New York’s Jonathan Chait wrote this elongated suicide note in the summer of 2018. “The media has treated the notion that Russia has personally compromised the president of the United States as something close to a kook theory,” Chait complained, in a piece titled, “What If Trump Has Been a Russian Asset Since 1987?” Er, yeah, it has. As opposed to what? Here’s one of the Pepe Silvia–esque charts Chait made in support of his theory:
David Frum was insisting emphatically on TV and in the Atlantic that the theory “wasn’t a hoax” in December of 2021 — ten months after Joe Biden had taken office.
Rachel Maddow made a career out of spreading lunatic conspiracy theories on MSNBC, as did Chris Hayes and Nicolle Wallace (who is still, today, rejecting all evidence that contradicts her fever dream).

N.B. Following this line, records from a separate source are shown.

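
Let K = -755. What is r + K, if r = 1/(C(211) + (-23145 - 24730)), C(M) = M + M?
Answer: -35827016/47453 ≈ -755.00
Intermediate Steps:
C(M) = 2*M
r = -1/47453 (r = 1/(2*211 + (-23145 - 24730)) = 1/(422 - 47875) = 1/(-47453) = -1/47453 ≈ -2.1073e-5)
r + K = -1/47453 - 755 = -35827016/47453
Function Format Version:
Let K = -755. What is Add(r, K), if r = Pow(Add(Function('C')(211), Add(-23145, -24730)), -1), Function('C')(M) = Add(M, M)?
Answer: Rational(-35827016, 47453) ≈ -755.00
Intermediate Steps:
Function('C')(M) = Mul(2, M)
r = Rational(-1, 47453) (r = Pow(Add(Mul(2, 211), Add(-23145, -24730)), -1) = Pow(Add(422, -47875), -1) = Pow(-47453, -1) = Rational(-1, 47453) ≈ -2.1073e-5)
Add(r, K) = Add(Rational(-1, 47453), -755) = Rational(-35827016, 47453)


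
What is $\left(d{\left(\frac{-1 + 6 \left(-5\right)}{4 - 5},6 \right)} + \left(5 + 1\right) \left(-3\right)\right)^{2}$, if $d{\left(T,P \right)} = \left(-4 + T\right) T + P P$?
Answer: $731025$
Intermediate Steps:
$d{\left(T,P \right)} = P^{2} + T \left(-4 + T\right)$ ($d{\left(T,P \right)} = T \left(-4 + T\right) + P^{2} = P^{2} + T \left(-4 + T\right)$)
$\left(d{\left(\frac{-1 + 6 \left(-5\right)}{4 - 5},6 \right)} + \left(5 + 1\right) \left(-3\right)\right)^{2} = \left(\left(6^{2} + \left(\frac{-1 + 6 \left(-5\right)}{4 - 5}\right)^{2} - 4 \frac{-1 + 6 \left(-5\right)}{4 - 5}\right) + \left(5 + 1\right) \left(-3\right)\right)^{2} = \left(\left(36 + \left(\frac{-1 - 30}{-1}\right)^{2} - 4 \frac{-1 - 30}{-1}\right) + 6 \left(-3\right)\right)^{2} = \left(\left(36 + \left(\left(-31\right) \left(-1\right)\right)^{2} - 4 \left(\left(-31\right) \left(-1\right)\right)\right) - 18\right)^{2} = \left(\left(36 + 31^{2} - 124\right) - 18\right)^{2} = \left(\left(36 + 961 - 124\right) - 18\right)^{2} = \left(873 - 18\right)^{2} = 855^{2} = 731025$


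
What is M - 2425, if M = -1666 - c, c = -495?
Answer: -3596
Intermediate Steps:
M = -1171 (M = -1666 - 1*(-495) = -1666 + 495 = -1171)
M - 2425 = -1171 - 2425 = -3596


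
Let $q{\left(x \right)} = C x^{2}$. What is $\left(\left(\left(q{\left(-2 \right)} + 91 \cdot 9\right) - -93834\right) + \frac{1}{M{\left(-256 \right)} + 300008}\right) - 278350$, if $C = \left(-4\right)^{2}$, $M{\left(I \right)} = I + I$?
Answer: $- \frac{54997348967}{299496} \approx -1.8363 \cdot 10^{5}$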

Adam Schiff lied relentlessly from his official perch on the United States House Committee on Foreign Affairs, and is now gearing up to run for the Senate.
I could go on and on. Certainly, it gets boring saying as much, but if any of these people weren’t fully approved of by the Borg, they’d never be able to write or do anything again without being reminded at every turn that they’d fatally beclowned themselves and ought to go away.